Ryan Tanner-Read, history and literature '10

Ryan Tanner-Read, history and literature '10

Last summer, Ryan Tanner-Read, CAS ’10, set out to research a passion of his: the complicated and influential relationship between science and race in early America.

“I’ve always been interested in race as a concept,” says Tanner-Read, a double major in history and literature. “Working on this project got me interested in thinking about the ways science defined but also problematized race in the late 18th and 19th century, and also the way that ideas about race influence science.”  

During this era, scientists were largely interested in developing taxonomies for the continent’s various plants and animals. Many used Native Americans as fact-gatherers and researchers for these projects—a practice based on their belief that Native Americans were “part of nature” and, thus, better equipped to navigate the wild.  

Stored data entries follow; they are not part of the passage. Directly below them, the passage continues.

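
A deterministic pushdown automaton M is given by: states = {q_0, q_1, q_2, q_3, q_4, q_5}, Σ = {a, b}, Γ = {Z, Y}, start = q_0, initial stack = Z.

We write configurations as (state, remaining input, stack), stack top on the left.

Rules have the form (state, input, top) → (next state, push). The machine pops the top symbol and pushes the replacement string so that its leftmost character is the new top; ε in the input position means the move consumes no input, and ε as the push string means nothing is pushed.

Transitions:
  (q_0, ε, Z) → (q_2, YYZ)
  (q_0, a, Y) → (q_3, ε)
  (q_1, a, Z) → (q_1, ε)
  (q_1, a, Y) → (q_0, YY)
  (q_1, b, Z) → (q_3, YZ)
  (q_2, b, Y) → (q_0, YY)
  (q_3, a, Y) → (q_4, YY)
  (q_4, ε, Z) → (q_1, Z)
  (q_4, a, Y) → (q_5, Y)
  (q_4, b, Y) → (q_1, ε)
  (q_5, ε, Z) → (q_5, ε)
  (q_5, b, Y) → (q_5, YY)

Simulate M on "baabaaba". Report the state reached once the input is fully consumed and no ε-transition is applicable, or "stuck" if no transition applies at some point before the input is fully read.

(q_0, baabaaba, Z) ⊢ (q_2, baabaaba, YYZ) ⊢ (q_0, aabaaba, YYYZ) ⊢ (q_3, abaaba, YYZ) ⊢ (q_4, baaba, YYYZ) ⊢ (q_1, aaba, YYZ) ⊢ (q_0, aba, YYYZ) ⊢ (q_3, ba, YYZ)
No transition for (q_3, b, top Y); M blocks with input ba remaining.

stuck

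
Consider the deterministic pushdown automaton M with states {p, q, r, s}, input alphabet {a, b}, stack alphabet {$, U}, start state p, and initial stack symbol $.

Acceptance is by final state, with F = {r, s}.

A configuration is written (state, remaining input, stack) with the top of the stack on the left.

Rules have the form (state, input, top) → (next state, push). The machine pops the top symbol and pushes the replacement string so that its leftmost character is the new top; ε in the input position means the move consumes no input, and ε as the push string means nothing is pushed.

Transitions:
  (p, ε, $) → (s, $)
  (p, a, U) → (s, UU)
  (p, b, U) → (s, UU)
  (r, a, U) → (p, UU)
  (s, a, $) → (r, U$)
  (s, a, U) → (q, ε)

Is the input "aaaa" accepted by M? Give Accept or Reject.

Reject

(p, aaaa, $)
  ε-move, top $: go to s, push $ → (s, aaaa, $)
  read a, top $: go to r, push U$ → (r, aaa, U$)
  read a, top U: go to p, push UU → (p, aa, UU$)
  read a, top U: go to s, push UU → (s, a, UUU$)
  read a, top U: go to q, push ε → (q, ε, UU$)
All input consumed; state q ∉ F and no further ε-move applies.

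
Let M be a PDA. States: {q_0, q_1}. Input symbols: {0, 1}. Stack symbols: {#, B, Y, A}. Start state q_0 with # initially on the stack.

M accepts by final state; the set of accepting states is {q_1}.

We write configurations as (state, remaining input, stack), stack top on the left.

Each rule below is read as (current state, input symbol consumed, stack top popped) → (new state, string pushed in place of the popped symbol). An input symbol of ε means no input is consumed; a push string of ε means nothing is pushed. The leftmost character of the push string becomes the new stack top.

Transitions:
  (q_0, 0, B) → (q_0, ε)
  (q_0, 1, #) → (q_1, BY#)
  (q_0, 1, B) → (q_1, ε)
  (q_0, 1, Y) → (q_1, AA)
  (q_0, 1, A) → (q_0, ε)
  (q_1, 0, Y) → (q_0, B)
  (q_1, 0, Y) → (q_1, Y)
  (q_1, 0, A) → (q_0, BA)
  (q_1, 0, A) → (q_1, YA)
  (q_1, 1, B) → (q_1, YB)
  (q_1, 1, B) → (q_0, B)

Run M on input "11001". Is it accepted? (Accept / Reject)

Accept

One accepting computation: (q_0, 11001, #) ⊢ (q_1, 1001, BY#) ⊢ (q_1, 001, YBY#) ⊢ (q_0, 01, BBY#) ⊢ (q_0, 1, BY#) ⊢ (q_1, ε, Y#)
All input consumed and state q_1 ∈ F.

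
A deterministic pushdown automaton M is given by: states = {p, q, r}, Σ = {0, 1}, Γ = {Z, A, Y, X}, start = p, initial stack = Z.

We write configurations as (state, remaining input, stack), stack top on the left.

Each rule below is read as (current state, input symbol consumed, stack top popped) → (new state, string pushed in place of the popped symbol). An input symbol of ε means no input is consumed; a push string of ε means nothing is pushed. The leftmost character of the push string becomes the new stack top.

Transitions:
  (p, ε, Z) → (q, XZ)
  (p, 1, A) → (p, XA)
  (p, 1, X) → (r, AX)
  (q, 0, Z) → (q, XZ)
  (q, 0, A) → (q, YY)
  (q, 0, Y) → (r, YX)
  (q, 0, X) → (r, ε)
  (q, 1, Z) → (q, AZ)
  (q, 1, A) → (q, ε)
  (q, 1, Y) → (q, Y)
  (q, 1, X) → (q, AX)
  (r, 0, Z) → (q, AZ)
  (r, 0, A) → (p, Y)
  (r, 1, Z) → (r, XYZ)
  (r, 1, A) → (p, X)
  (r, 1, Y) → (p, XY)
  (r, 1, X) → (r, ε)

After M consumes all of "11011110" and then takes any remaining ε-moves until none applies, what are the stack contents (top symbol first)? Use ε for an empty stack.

(p, 11011110, Z)
  ε-move, top Z: go to q, push XZ → (q, 11011110, XZ)
  read 1, top X: go to q, push AX → (q, 1011110, AXZ)
  read 1, top A: go to q, push ε → (q, 011110, XZ)
  read 0, top X: go to r, push ε → (r, 11110, Z)
  read 1, top Z: go to r, push XYZ → (r, 1110, XYZ)
  read 1, top X: go to r, push ε → (r, 110, YZ)
  read 1, top Y: go to p, push XY → (p, 10, XYZ)
  read 1, top X: go to r, push AX → (r, 0, AXYZ)
  read 0, top A: go to p, push Y → (p, ε, YXYZ)
All input consumed in state p with stack YXYZ.

YXYZ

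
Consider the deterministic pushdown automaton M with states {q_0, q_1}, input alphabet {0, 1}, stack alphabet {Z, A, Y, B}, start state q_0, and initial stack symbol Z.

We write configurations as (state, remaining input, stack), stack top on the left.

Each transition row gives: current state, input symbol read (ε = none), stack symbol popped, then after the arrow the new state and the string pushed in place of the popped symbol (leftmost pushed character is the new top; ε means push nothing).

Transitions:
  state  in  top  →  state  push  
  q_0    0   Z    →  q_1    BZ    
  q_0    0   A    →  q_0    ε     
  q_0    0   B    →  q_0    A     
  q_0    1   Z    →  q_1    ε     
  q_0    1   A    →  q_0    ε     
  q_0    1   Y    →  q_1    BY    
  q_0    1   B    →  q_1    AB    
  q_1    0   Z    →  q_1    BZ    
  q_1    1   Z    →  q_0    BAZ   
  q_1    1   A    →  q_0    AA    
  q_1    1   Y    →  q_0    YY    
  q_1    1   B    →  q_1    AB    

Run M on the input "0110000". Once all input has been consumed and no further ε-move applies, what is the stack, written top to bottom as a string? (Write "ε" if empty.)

Z

(q_0, 0110000, Z)
  read 0, top Z: go to q_1, push BZ → (q_1, 110000, BZ)
  read 1, top B: go to q_1, push AB → (q_1, 10000, ABZ)
  read 1, top A: go to q_0, push AA → (q_0, 0000, AABZ)
  read 0, top A: go to q_0, push ε → (q_0, 000, ABZ)
  read 0, top A: go to q_0, push ε → (q_0, 00, BZ)
  read 0, top B: go to q_0, push A → (q_0, 0, AZ)
  read 0, top A: go to q_0, push ε → (q_0, ε, Z)
All input consumed in state q_0 with stack Z.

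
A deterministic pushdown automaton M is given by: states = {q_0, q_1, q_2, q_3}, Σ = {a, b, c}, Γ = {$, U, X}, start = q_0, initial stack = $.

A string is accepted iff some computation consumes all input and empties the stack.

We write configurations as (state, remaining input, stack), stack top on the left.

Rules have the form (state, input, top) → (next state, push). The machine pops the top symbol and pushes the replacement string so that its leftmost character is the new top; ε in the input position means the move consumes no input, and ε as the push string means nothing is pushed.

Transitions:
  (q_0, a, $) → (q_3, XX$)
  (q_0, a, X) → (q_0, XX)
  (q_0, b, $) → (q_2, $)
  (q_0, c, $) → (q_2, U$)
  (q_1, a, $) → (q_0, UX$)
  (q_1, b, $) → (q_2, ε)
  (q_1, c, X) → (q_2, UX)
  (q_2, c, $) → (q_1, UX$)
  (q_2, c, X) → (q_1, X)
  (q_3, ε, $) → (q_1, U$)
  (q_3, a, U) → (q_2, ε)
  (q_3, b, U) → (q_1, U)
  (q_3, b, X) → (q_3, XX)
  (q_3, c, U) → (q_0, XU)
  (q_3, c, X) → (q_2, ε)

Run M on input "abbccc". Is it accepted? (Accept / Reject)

Reject

(q_0, abbccc, $)
  read a, top $: go to q_3, push XX$ → (q_3, bbccc, XX$)
  read b, top X: go to q_3, push XX → (q_3, bccc, XXX$)
  read b, top X: go to q_3, push XX → (q_3, ccc, XXXX$)
  read c, top X: go to q_2, push ε → (q_2, cc, XXX$)
  read c, top X: go to q_1, push X → (q_1, c, XXX$)
  read c, top X: go to q_2, push UX → (q_2, ε, UXXX$)
All input consumed; stack is UXXX$, not empty, and no further ε-move applies.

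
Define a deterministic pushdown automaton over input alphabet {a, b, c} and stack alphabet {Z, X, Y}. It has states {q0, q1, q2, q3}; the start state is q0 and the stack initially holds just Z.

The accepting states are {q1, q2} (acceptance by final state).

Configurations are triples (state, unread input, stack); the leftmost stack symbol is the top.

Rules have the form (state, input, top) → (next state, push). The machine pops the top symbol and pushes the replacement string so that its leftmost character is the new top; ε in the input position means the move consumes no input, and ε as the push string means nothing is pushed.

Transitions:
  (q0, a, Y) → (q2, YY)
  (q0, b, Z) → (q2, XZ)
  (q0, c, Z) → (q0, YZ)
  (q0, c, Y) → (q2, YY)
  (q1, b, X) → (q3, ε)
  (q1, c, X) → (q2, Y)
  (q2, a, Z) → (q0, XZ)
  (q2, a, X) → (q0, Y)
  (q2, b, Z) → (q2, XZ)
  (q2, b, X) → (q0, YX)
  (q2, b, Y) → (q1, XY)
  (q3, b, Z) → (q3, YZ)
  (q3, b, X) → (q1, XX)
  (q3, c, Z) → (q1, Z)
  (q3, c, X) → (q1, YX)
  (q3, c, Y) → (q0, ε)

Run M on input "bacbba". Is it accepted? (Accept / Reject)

Reject

(q0, bacbba, Z)
  read b, top Z: go to q2, push XZ → (q2, acbba, XZ)
  read a, top X: go to q0, push Y → (q0, cbba, YZ)
  read c, top Y: go to q2, push YY → (q2, bba, YYZ)
  read b, top Y: go to q1, push XY → (q1, ba, XYYZ)
  read b, top X: go to q3, push ε → (q3, a, YYZ)
No transition applies at (q3, a, YYZ); input not fully consumed.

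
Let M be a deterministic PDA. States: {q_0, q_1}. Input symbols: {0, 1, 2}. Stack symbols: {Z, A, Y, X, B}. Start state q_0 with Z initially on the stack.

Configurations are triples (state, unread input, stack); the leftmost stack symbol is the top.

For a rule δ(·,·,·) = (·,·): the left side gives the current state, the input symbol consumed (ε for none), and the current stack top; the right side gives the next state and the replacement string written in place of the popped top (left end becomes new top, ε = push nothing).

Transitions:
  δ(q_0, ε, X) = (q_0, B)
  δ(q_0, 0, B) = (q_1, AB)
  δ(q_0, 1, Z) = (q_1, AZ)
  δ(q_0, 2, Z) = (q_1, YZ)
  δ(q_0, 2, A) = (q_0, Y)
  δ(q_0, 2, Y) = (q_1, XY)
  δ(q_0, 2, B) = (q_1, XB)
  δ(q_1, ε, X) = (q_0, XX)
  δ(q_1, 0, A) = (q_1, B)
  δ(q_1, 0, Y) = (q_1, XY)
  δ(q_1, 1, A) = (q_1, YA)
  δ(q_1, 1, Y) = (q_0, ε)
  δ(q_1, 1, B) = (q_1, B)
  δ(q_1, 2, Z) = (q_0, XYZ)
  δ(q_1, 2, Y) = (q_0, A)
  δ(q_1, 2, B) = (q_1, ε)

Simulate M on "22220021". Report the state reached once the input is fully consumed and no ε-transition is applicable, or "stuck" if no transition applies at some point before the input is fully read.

q_1

(q_0, 22220021, Z)
  read 2, top Z: go to q_1, push YZ → (q_1, 2220021, YZ)
  read 2, top Y: go to q_0, push A → (q_0, 220021, AZ)
  read 2, top A: go to q_0, push Y → (q_0, 20021, YZ)
  read 2, top Y: go to q_1, push XY → (q_1, 0021, XYZ)
  ε-move, top X: go to q_0, push XX → (q_0, 0021, XXYZ)
  ε-move, top X: go to q_0, push B → (q_0, 0021, BXYZ)
  read 0, top B: go to q_1, push AB → (q_1, 021, ABXYZ)
  read 0, top A: go to q_1, push B → (q_1, 21, BBXYZ)
  read 2, top B: go to q_1, push ε → (q_1, 1, BXYZ)
  read 1, top B: go to q_1, push B → (q_1, ε, BXYZ)
All input consumed; M is in state q_1.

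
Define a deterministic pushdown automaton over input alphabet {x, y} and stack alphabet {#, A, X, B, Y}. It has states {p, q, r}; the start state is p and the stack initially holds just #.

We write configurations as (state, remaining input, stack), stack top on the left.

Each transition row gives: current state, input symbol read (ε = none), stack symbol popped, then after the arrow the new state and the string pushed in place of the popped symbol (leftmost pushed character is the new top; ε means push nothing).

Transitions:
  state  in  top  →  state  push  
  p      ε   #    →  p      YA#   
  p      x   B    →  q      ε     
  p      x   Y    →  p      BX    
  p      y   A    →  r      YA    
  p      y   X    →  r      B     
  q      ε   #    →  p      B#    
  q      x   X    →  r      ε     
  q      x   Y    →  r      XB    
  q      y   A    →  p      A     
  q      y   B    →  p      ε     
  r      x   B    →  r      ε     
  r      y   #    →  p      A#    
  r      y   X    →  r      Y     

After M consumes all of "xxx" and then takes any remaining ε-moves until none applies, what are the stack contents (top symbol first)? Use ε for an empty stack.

(p, xxx, #) ⊢ (p, xxx, YA#) ⊢ (p, xx, BXA#) ⊢ (q, x, XA#) ⊢ (r, ε, A#)
All input consumed in state r with stack A#.

A#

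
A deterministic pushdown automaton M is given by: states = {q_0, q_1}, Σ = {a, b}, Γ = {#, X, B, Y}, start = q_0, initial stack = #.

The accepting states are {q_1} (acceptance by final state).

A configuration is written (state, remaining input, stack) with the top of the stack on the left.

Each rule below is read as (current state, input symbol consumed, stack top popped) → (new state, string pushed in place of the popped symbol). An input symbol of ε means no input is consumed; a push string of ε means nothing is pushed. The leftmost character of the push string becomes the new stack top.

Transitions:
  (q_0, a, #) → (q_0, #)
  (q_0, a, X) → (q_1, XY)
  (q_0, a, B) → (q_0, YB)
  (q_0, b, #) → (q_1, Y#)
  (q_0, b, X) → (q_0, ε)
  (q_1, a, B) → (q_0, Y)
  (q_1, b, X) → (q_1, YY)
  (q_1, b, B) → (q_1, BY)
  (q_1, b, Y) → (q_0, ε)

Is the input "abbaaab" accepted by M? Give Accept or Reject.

Accept

(q_0, abbaaab, #)
  read a, top #: go to q_0, push # → (q_0, bbaaab, #)
  read b, top #: go to q_1, push Y# → (q_1, baaab, Y#)
  read b, top Y: go to q_0, push ε → (q_0, aaab, #)
  read a, top #: go to q_0, push # → (q_0, aab, #)
  read a, top #: go to q_0, push # → (q_0, ab, #)
  read a, top #: go to q_0, push # → (q_0, b, #)
  read b, top #: go to q_1, push Y# → (q_1, ε, Y#)
All input consumed; state q_1 ∈ F.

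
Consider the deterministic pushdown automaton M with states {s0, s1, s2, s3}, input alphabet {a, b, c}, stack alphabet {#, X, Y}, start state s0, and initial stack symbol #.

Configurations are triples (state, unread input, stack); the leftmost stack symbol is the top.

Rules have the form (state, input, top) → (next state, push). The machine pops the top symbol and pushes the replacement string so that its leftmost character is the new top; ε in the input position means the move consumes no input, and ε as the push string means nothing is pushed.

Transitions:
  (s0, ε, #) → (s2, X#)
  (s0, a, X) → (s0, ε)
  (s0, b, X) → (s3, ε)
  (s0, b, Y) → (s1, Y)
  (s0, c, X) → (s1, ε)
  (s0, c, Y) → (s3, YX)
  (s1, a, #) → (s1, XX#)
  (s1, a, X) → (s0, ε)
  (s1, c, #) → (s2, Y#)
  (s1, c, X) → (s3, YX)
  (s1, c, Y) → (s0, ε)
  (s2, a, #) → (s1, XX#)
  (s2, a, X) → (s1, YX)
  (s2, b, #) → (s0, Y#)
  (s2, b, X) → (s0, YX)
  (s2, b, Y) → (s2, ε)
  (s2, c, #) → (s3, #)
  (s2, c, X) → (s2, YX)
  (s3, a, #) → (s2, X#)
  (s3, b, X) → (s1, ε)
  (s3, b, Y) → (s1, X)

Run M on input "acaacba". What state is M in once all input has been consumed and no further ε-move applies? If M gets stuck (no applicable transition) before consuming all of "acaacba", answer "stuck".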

But Tanner-Read soon discovered that the scientists’ taxonomies were not limited to the local flora and fauna. In his senior history thesis, entitled “The American Philosophical Society and the Indian Question: Race and Science in Early America,” Tanner-Read uses archival materials from the American Philosophical Society’s library in Philadelphia to argue that APS scientists also catalogued the Native Americans themselves. The paper was named best humanities paper by an undergraduate at the Robyn Rafferty Mathias Student Research Conference on March 20.  

“These scientists weren’t interested in culture or how Native Americans lived,” explains Tanner-Read. “They didn’t have anthropology as a discipline or even the ideas of anthropology, so the ways they went about categorizing these plants were reflected in the mindset they brought to categorizing Native Americans.” This practice helped establish a theoretical racial framework, he argues, that made it easier for White settlers to justify taking over Native Americans’ land.  

At the same time, Tanner-Read posits, many of the same scientists appropriated Native American language into American language and identity, a practice that complicated the relationship between the two races. Botanist Benjamin Smith Barton created a Latin/Native American hybrid language to classify plants, as opposed to the European Linnaean system, because he believed Native Americans to be “part of nature.” And linguist Peter Stephen Du Ponceau studied Native American language because he thought it was integral to the identity of the American poet.

“The American poetic was founded on this Native American identity, which I think is fascinating and ironic, because there was a systematic program at the government level of dispossessing Native Americans in every way,” says Tanner-Read.

Tanner-Read will pursue his PhD in early American history next year at William and Mary College.